Interestingly, a lot of people bitch non-stop about the mechanical reliability of the MDRx. I'm here to say mine is rediculously reliable, and I would trust my life to it as much as most anything, it's been that good. Curiously, I have found that bolt-lock is less reliable with I run S&B 6.5 CM brass. My theory is that S&B I've found is known stiff as Hell, and as such, sucks up more energy scissoring into the ejection shoot, which is robbing me of just enough energy to prevent full bolt travel enough to lock. Though that's just a theory. Gun runs fine with any brass, just sometimes won't bolt-lock with that particular brass - same load as other brass.
Would I recommend an MDR? TBH, not really. It's far too heavy to be a 5.56 platform, and it's not really accurate enough to realize the benefit of being offerend in 6.5 CM.

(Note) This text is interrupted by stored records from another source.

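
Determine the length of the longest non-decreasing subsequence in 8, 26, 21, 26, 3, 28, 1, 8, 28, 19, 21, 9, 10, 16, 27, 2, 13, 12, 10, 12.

6

Let dp[i] be the longest non-decreasing subsequence ending at position i. Then dp = [1, 2, 2, 3, 1, 4, 1, 2, 5, 3, 4, 3, 4, 5, 6, 2, 5, 5, 5, 6].
The maximum is 6; one witness is 8, 8, 9, 10, 16, 27 at positions 1,8,12,13,14,15.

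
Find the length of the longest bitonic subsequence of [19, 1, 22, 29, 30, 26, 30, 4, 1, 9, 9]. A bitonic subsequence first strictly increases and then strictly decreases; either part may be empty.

Let inc[i] be the LIS ending at i and dec[i] the longest strictly decreasing subsequence starting at i. inc = [1, 1, 2, 3, 4, 3, 4, 2, 1, 3, 3], dec = [3, 1, 3, 4, 4, 3, 3, 2, 1, 1, 1].
max_i inc[i]+dec[i]−1 = 7, with one witness 19, 22, 29, 30, 26, 4, 1.

7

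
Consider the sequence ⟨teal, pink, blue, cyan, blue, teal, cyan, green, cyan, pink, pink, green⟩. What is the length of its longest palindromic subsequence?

Using dp[i][j] = 2 + dp[i+1][j−1] if the ends match, else max(dp[i+1][j], dp[i][j−1]):
dp[1][12] = 5. A witness is pink cyan green cyan pink at positions 2,7,8,9,11.

5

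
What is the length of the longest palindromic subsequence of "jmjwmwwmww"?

6

One longest palindromic subsequence is wmwwmw (positions 4,5,6,7,8,10); it reads the same forward and backward, and the interval DP gives dp[1][10] = 6.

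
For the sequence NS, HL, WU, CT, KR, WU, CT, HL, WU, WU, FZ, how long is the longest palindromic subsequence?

5

Using dp[i][j] = 2 + dp[i+1][j−1] if the ends match, else max(dp[i+1][j], dp[i][j−1]):
dp[1][11] = 5. A witness is WU WU HL WU WU at positions 3,6,8,9,10.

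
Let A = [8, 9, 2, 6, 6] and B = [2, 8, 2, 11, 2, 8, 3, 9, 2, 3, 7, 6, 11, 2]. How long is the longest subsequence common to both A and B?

Backtracking the LCS table gives one alignment: 8 (A1,B6) → 9 (A2,B8) → 2 (A3,B9) → 6 (A4,B12).
So the longest common subsequence has length 4.

4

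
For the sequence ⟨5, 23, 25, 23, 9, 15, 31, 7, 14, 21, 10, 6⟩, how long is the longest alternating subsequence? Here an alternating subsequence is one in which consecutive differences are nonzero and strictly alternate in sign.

A longest alternating subsequence is 5, 23, 9, 15, 7, 14, 10 (positions 1,2,5,6,8,9,11); its 6 consecutive differences strictly alternate in sign, and length 7 is optimal.

7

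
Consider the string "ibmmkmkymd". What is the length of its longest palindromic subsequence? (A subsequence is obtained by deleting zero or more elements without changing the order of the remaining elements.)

5

One longest palindromic subsequence is mkmkm (positions 4,5,6,7,9); it reads the same forward and backward, and the interval DP gives dp[1][10] = 5.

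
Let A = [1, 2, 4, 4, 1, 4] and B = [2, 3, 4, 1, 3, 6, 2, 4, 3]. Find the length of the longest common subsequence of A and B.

Backtracking the LCS table gives one alignment: 2 (A2,B1) → 4 (A4,B3) → 1 (A5,B4) → 4 (A6,B8).
So the longest common subsequence has length 4.

4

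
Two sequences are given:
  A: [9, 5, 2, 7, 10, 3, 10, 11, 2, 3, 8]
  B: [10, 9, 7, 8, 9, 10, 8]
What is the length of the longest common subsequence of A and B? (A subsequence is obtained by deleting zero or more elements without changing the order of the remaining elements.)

Backtracking the LCS table gives one alignment: 9 (A1,B2) → 7 (A4,B3) → 10 (A7,B6) → 8 (A11,B7).
So the longest common subsequence has length 4.

4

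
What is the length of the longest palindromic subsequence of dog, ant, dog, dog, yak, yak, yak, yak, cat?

Using dp[i][j] = 2 + dp[i+1][j−1] if the ends match, else max(dp[i+1][j], dp[i][j−1]):
dp[1][9] = 4. A witness is yak yak yak yak at positions 5,6,7,8.

4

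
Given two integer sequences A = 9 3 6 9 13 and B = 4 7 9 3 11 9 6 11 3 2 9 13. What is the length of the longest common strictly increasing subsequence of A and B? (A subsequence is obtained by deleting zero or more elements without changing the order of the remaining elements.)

4

For each value that appears in both, track the longest common increasing run ending there.
The best achievable length is 4; one witness is 3, 6, 9, 13 (A-positions 2,3,4,5, B-positions 4,7,11,12).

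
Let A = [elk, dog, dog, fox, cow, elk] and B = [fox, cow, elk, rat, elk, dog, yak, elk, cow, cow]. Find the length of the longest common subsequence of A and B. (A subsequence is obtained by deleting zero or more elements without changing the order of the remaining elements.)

3

A longest common subsequence is elk, dog, cow (length 3); the LCS DP confirms no longer common subsequence exists.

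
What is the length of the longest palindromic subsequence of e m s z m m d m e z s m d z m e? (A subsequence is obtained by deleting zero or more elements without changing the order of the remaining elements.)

Using dp[i][j] = 2 + dp[i+1][j−1] if the ends match, else max(dp[i+1][j], dp[i][j−1]):
dp[1][16] = 11. A witness is emzdmsmdzme at positions 1,2,4,7,8,11,12,13,14,15,16.

11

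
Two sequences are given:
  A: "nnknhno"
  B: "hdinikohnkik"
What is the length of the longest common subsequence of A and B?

4

Backtracking the LCS table gives one alignment: n (A1,B4) → k (A3,B6) → h (A5,B8) → n (A6,B9).
So the longest common subsequence has length 4.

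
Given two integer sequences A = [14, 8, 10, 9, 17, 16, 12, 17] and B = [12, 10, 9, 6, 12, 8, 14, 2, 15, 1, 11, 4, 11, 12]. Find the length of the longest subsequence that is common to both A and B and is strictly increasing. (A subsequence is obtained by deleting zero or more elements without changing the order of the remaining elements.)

A longest common strictly increasing subsequence is 10, 12 (length 2); it appears in order in both A and B, and no longer such subsequence exists.

2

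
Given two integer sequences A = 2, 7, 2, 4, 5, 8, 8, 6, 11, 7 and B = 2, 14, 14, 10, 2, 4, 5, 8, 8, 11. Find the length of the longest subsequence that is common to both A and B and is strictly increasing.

5

A longest common strictly increasing subsequence is 2, 4, 5, 8, 11 (length 5); it appears in order in both A and B, and no longer such subsequence exists.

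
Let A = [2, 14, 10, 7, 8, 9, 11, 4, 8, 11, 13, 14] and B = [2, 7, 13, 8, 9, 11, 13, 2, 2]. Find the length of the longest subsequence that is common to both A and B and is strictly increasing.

For each value that appears in both, track the longest common increasing run ending there.
The best achievable length is 6; one witness is 2, 7, 8, 9, 11, 13 (A-positions 1,4,5,6,7,11, B-positions 1,2,4,5,6,7).

6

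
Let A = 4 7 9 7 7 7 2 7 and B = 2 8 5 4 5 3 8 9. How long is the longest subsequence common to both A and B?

A longest common subsequence is 4, 9 (length 2); the LCS DP confirms no longer common subsequence exists.

2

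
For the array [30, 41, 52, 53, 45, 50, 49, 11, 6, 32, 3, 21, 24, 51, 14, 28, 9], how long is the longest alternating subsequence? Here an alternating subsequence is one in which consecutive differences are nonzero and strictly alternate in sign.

A longest alternating subsequence is 30, 52, 45, 50, 11, 32, 3, 21, 14, 28, 9 (positions 1,3,5,6,8,10,11,12,15,16,17); its 10 consecutive differences strictly alternate in sign, and length 11 is optimal.

11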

Am I going to sell the MDRx? Probably not, I actually quite enjoy shooting and running it. I've figured out how to make it accurate enough for what I like to do. And frankly, I'm a big 6.5mm diameter affectionato; and this is the one and only option for 6.5mm anything out there right now. Give me an RDB in 6.5Grendel, and I'll have my everything-Gun; but those don't exist, sadly. Weak 6.5CM ammo in the MDRx is about the same thing though (+2lb), and I can get 6.5 CM brass common as dirt.